Cette attaque a porté: - sur le centre de la colonne du 2/2 R.E.I.; - sur les éléments du 4/7 R.T.A. qui assurent la sécurité de la route; - sur la tête du convoi des véhicules, c'est-à-dire sur la B.C.S. du 64e R.A. et une partie de l'E.M. du G.M. 4.
La colonne est coupée comme à l'emporte-pièce : une lutte sauvage au corps à corps et au poignard s'engage sur 1 km de front entre les éléments amis et les deux Bataillons du Régiment 36. Cette phase de combat est symbolisée par un Légionnaire et un soldat de la 308, tombés l'un sur l'autre après s'être mutuellement poignardés. L'ennemi achève tous les blessés qu'il ne peut emmener avec lui.

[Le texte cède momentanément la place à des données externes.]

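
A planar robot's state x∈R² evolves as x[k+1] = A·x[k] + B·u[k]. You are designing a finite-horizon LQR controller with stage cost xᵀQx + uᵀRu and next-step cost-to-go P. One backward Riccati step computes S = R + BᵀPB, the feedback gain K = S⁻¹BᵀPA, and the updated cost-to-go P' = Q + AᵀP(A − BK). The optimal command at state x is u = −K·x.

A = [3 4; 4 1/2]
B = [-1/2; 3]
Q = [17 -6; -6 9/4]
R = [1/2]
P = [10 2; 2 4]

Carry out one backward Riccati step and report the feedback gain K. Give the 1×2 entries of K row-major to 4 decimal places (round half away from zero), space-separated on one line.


BᵀP = [1.0000 11.0000]
S = R + BᵀPB = [1/2] + [32.5000] = [33.0000]
BᵀPA = [47.0000 9.5000]
K = S⁻¹·BᵀPA = [1.4242 0.2879]
A−BK = [3.7121 4.1439; -0.2727 -0.3636]
AᵀP(A−BK) = [135.0606 149.4697; 149.4697 166.2652]
P' = Q + AᵀP(A−BK) = [152.0606 143.4697; 143.4697 168.5152]
tr(P') = 320.5758

1.4242 0.2879


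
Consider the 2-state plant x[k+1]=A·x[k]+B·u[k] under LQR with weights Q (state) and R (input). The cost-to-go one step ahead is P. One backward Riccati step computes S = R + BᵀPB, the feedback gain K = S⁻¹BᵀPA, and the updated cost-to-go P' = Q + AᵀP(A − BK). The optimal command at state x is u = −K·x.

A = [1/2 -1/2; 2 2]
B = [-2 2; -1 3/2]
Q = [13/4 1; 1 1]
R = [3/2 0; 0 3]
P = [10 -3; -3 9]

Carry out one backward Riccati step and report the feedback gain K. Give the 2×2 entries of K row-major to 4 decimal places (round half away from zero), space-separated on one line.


BᵀP = [-17.0000 -3.0000; 15.5000 7.5000]
S = R + BᵀPB = [3/2 0; 0 3] + [37.0000 -38.5000; -38.5000 42.2500] = [38.5000 -38.5000; -38.5000 45.2500]
BᵀPA = [-14.5000 2.5000; 22.7500 7.2500]
K = S⁻¹·BᵀPA = [0.8456 1.5094; 1.2222 1.4444]
A−BK = [-0.2532 -0.3701; 1.0123 1.3427]
AᵀP(A−BK) = [16.9556 22.5249; 22.5249 30.2543]
P' = Q + AᵀP(A−BK) = [20.2056 23.5249; 23.5249 31.2543]
tr(P') = 51.4600

0.8456 1.5094 1.2222 1.4444


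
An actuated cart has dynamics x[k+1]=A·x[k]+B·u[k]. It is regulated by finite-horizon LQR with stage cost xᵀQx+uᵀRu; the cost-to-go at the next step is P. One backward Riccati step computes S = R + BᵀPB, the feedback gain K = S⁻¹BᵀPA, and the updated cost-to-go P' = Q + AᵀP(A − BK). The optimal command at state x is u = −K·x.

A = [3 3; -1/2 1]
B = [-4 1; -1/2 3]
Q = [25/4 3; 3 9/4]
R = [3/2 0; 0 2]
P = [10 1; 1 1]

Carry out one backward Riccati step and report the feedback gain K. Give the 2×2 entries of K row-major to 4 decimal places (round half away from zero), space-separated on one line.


-0.7835 -0.6926 -0.1967 0.2073

BᵀP = [-40.5000 -4.5000; 13.0000 4.0000]
S = R + BᵀPB = [3/2 0; 0 2] + [164.2500 -54.0000; -54.0000 25.0000] = [165.7500 -54.0000; -54.0000 27.0000]
BᵀPA = [-119.2500 -126.0000; 37.0000 43.0000]
K = S⁻¹·BᵀPA = [-0.7835 -0.6926; -0.1967 0.2073]
A−BK = [0.0625 0.0221; -0.3016 0.0317]
AᵀP(A−BK) = [1.0907 0.7321; 0.7321 0.8129]
P' = Q + AᵀP(A−BK) = [7.3407 3.7321; 3.7321 3.0629]
tr(P') = 10.4036


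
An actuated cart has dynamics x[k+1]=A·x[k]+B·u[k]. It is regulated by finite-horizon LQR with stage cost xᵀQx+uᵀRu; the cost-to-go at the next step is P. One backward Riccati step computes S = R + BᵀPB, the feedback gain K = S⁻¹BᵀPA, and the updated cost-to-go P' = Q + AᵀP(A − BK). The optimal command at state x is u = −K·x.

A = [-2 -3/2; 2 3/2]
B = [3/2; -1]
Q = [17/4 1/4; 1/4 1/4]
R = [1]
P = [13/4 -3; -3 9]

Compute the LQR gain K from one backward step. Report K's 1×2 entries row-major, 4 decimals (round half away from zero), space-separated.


-1.6247 -1.2185

BᵀP = [7.8750 -13.5000]
S = R + BᵀPB = [1] + [25.3125] = [26.3125]
BᵀPA = [-42.7500 -32.0625]
K = S⁻¹·BᵀPA = [-1.6247 -1.2185]
A−BK = [0.4371 0.3278; 0.3753 0.2815]
AᵀP(A−BK) = [3.5439 2.6580; 2.6580 1.9935]
P' = Q + AᵀP(A−BK) = [7.7939 2.9080; 2.9080 2.2435]
tr(P') = 10.0374


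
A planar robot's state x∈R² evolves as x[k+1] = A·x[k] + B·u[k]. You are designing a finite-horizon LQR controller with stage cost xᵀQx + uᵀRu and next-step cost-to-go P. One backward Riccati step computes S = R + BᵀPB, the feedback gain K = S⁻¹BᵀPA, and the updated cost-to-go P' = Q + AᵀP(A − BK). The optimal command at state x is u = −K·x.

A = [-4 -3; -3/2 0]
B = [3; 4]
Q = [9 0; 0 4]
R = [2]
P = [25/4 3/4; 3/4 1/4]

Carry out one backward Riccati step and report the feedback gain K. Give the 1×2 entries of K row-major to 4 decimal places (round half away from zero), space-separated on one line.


BᵀP = [21.7500 3.2500]
S = R + BᵀPB = [2] + [78.2500] = [80.2500]
BᵀPA = [-91.8750 -65.2500]
K = S⁻¹·BᵀPA = [-1.1449 -0.8131]
A−BK = [-0.5654 -0.5607; 3.0794 3.2523]
AᵀP(A−BK) = [4.3785 3.6729; 3.6729 3.1963]
P' = Q + AᵀP(A−BK) = [13.3785 3.6729; 3.6729 7.1963]
tr(P') = 20.5748

-1.1449 -0.8131


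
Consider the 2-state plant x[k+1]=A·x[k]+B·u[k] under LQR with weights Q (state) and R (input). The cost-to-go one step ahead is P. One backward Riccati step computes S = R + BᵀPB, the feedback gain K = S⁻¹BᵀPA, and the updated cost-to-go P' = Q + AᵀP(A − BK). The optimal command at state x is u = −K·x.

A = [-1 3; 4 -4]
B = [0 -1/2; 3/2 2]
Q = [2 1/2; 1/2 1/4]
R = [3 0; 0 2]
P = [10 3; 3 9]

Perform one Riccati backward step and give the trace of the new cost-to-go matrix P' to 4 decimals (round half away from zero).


BᵀP = [4.5000 13.5000; 1.0000 16.5000]
S = R + BᵀPB = [3 0; 0 2] + [20.2500 24.7500; 24.7500 32.5000] = [23.2500 24.7500; 24.7500 34.5000]
BᵀPA = [49.5000 -40.5000; 65.0000 -63.0000]
K = S⁻¹·BᵀPA = [0.5223 0.8546; 1.5094 -2.4392]
A−BK = [-0.2453 1.7804; 0.1978 -0.4036]
AᵀP(A−BK) = [6.0376 -9.7567; -9.7567 42.9436]
P' = Q + AᵀP(A−BK) = [8.0376 -9.2567; -9.2567 43.1936]
tr(P') = 51.2312

51.2312


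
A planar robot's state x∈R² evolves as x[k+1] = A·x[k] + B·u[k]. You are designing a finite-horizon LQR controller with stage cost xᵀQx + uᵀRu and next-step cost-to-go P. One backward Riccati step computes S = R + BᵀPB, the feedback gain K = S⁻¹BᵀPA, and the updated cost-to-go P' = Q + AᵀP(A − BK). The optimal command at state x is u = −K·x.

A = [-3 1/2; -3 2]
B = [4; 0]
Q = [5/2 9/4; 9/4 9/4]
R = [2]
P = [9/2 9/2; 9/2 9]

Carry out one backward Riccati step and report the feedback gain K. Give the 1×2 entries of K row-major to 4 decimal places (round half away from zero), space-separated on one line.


BᵀP = [18.0000 18.0000]
S = R + BᵀPB = [2] + [72.0000] = [74.0000]
BᵀPA = [-108.0000 45.0000]
K = S⁻¹·BᵀPA = [-1.4595 0.6081]
A−BK = [2.8378 -1.9324; -3.0000 2.0000]
AᵀP(A−BK) = [44.8784 -28.8243; -28.8243 18.7601]
P' = Q + AᵀP(A−BK) = [47.3784 -26.5743; -26.5743 21.0101]
tr(P') = 68.3885

-1.4595 0.6081


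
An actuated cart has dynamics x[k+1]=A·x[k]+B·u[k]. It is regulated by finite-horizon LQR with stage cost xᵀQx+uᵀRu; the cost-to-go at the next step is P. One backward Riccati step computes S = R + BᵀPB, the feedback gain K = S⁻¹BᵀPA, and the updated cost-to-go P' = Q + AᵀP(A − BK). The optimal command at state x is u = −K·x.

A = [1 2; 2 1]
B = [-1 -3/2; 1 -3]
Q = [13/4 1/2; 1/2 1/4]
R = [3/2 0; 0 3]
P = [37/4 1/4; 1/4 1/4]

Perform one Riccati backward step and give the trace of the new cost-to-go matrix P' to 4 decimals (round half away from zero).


BᵀP = [-9.0000 0.0000; -14.6250 -1.1250]
S = R + BᵀPB = [3/2 0; 0 3] + [9.0000 13.5000; 13.5000 25.3125] = [10.5000 13.5000; 13.5000 28.3125]
BᵀPA = [-9.0000 -18.0000; -16.8750 -30.3750]
K = S⁻¹·BᵀPA = [-0.2347 -0.8655; -0.4841 -0.6601]
A−BK = [0.0391 0.1443; 0.7824 -0.1149]
AᵀP(A−BK) = [0.9682 1.3203; 1.3203 2.6186]
P' = Q + AᵀP(A−BK) = [4.2182 1.8203; 1.8203 2.8686]
tr(P') = 7.0868

7.0868


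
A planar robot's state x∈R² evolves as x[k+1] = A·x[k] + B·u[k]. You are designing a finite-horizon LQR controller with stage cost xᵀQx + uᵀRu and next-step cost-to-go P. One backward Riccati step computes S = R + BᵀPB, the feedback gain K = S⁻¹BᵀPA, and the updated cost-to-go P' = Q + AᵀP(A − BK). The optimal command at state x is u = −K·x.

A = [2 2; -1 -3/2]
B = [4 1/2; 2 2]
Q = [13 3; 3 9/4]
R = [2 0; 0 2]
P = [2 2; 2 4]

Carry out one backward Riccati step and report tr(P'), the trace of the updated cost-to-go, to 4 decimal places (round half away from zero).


19.4657

BᵀP = [12.0000 16.0000; 5.0000 9.0000]
S = R + BᵀPB = [2 0; 0 2] + [80.0000 38.0000; 38.0000 20.5000] = [82.0000 38.0000; 38.0000 22.5000]
BᵀPA = [8.0000 0.0000; 1.0000 -3.5000]
K = S⁻¹·BᵀPA = [0.3541 0.3317; -0.5536 -0.7157]
A−BK = [0.8603 1.0312; -0.6010 -0.7319]
AᵀP(A−BK) = [1.7207 2.0623; 2.0623 2.4950]
P' = Q + AᵀP(A−BK) = [14.7207 5.0623; 5.0623 4.7450]
tr(P') = 19.4657


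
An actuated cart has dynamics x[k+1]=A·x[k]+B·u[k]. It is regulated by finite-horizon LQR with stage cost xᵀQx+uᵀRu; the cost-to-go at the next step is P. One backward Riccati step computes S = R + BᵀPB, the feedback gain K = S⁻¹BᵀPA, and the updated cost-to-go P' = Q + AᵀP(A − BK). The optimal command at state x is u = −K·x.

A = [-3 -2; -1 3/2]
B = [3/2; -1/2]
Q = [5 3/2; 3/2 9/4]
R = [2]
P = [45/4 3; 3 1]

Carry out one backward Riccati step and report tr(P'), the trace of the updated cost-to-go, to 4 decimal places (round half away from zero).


21.2453

BᵀP = [15.3750 4.0000]
S = R + BᵀPB = [2] + [21.0625] = [23.0625]
BᵀPA = [-50.1250 -24.7500]
K = S⁻¹·BᵀPA = [-2.1734 -1.0732]
A−BK = [0.2602 -0.3902; -2.0867 0.9634]
AᵀP(A−BK) = [11.3062 4.7073; 4.7073 2.6890]
P' = Q + AᵀP(A−BK) = [16.3062 6.2073; 6.2073 4.9390]
tr(P') = 21.2453


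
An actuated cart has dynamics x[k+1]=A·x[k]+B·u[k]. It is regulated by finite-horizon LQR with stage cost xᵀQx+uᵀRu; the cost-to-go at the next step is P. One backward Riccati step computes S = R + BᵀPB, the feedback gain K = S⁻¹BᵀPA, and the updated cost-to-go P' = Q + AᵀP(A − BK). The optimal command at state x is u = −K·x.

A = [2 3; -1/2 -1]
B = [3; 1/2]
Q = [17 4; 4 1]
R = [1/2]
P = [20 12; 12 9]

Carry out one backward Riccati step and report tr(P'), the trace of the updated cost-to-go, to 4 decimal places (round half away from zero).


22.7617

BᵀP = [66.0000 40.5000]
S = R + BᵀPB = [1/2] + [218.2500] = [218.7500]
BᵀPA = [111.7500 157.5000]
K = S⁻¹·BᵀPA = [0.5109 0.7200]
A−BK = [0.4674 0.8400; -0.7554 -1.3600]
AᵀP(A−BK) = [1.1617 2.0400; 2.0400 3.6000]
P' = Q + AᵀP(A−BK) = [18.1617 6.0400; 6.0400 4.6000]
tr(P') = 22.7617


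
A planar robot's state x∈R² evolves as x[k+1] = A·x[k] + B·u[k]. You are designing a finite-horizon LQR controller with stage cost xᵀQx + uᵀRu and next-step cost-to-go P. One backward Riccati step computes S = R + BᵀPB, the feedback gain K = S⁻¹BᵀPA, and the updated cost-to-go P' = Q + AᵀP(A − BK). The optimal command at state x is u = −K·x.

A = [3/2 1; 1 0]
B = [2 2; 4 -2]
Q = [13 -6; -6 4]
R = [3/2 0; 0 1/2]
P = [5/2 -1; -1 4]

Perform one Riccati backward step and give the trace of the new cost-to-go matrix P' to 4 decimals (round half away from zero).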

Immédiatement au Nord de la zone d'action du Régiment 36 se trouvent : - le gros du convoi de véhicules avec une partie de l'E.M. du G.M. 4 à Chan Mong; - le reliquat du 4/7 R.T.A. et du 2/2 R.E.I. qui encadrent le convoi sur la tête seulement; - tous ces éléments sont violemment pris à partie surtout en tête par des feux très nourris d'armes automatiques et sont cloués au sol; - plus au Nord et en dehors du combat, il reste 2 Compagnies du 4/7 R.T.A. et le B.M.I. Le Commandant de Mecquenem passe aux ordres du Lieutenant-Colonel Bastiani, Adjoint du Colonel commandant le G.M. 4; - il est environ 10 heures 30. L'Aviation et l'Artillerie interviennent de façon massive.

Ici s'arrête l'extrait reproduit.